“Corporate maintenance” refers to two general obligations a corporation must perform on a regular and ongoing basis to comply with applicable laws. These two general obligations are: (1) the preparation of certain documents relating to business decisions (including what if often called “annual minutes” and “corporate resolutions”); and (2) the filing of relevant government forms and reports in a timely fashion keeping the corporation’s information up-to-date on the government registry.
Regarding the first obligation, a corporation must keep internal records for important decisions that are made by its directors and shareholders. These include any number of matters, from appointing a new officer, paying a corporate dividend (profit), changing the registered office, issuing or transferring shares, approving the financial statements and electing directors, among others.
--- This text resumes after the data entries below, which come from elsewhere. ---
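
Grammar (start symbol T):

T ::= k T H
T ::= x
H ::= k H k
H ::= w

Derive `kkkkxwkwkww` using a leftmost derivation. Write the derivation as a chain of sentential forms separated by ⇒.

T ⇒ kTH   [T ::= k T H]
kTH ⇒ kkTHH   [T ::= k T H]
kkTHH ⇒ kkkTHHH   [T ::= k T H]
kkkTHHH ⇒ kkkkTHHHH   [T ::= k T H]
kkkkTHHHH ⇒ kkkkxHHHH   [T ::= x]
kkkkxHHHH ⇒ kkkkxwHHH   [H ::= w]
kkkkxwHHH ⇒ kkkkxwkHkHH   [H ::= k H k]
kkkkxwkHkHH ⇒ kkkkxwkwkHH   [H ::= w]
kkkkxwkwkHH ⇒ kkkkxwkwkwH   [H ::= w]
kkkkxwkwkwH ⇒ kkkkxwkwkww   [H ::= w]

T⇒kTH⇒kkTHH⇒kkkTHHH⇒kkkkTHHHH⇒kkkkxHHHH⇒kkkkxwHHH⇒kkkkxwkHkHH⇒kkkkxwkwkHH⇒kkkkxwkwkwH⇒kkkkxwkwkww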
Typically, most corporations prepare “annual minutes” when many of these are decided. These can be done at an annual meeting where “minutes” are signed or they may be papered by records signed by the directors and shareholders, in lieu of such meetings. The decisions are recorded and kept in the corporation's minute book along with all other important corporate documents.
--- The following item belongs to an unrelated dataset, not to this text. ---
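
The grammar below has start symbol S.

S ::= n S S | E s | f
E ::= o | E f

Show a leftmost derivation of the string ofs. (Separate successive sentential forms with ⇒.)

S⇒Es⇒Efs⇒ofs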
The second of these obligations requires corporations to keep the government informed as to its current information. To comply, corporations must file when required: annual government reports/returns, notice of a name change, notices of change of registered office, directors and in certain jurisdictions, their shareholders. These forms are distinct and different from government tax related forms such as tax returns, GST/PST filings and payroll deductions.
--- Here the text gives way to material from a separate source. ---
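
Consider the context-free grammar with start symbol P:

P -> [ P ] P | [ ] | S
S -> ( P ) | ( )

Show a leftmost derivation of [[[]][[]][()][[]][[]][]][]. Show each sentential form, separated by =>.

P => [P]P => [[P]P]P => [[[]]P]P => [[[]][P]P]P => [[[]][[]]P]P => [[[]][[]][P]P]P => [[[]][[]][S]P]P => [[[]][[]][()]P]P => [[[]][[]][()][P]P]P => [[[]][[]][()][[]]P]P => [[[]][[]][()][[]][P]P]P => [[[]][[]][()][[]][[]]P]P => [[[]][[]][()][[]][[]][]]P => [[[]][[]][()][[]][[]][]][]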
The combination of these two obligations is what lawyers and accountants typically refer to when they speak about “corporate maintenance” and “maintaining your corporation”. Good corporate maintenance results from the prompt preparation of proper documentation kept with the records of the corporation, as well as the filing of the government forms and notices keeping the relevant information up to date on government registries. Failure to respect these obligations may lead to government fines and even the dissolution (closing) of a corporation.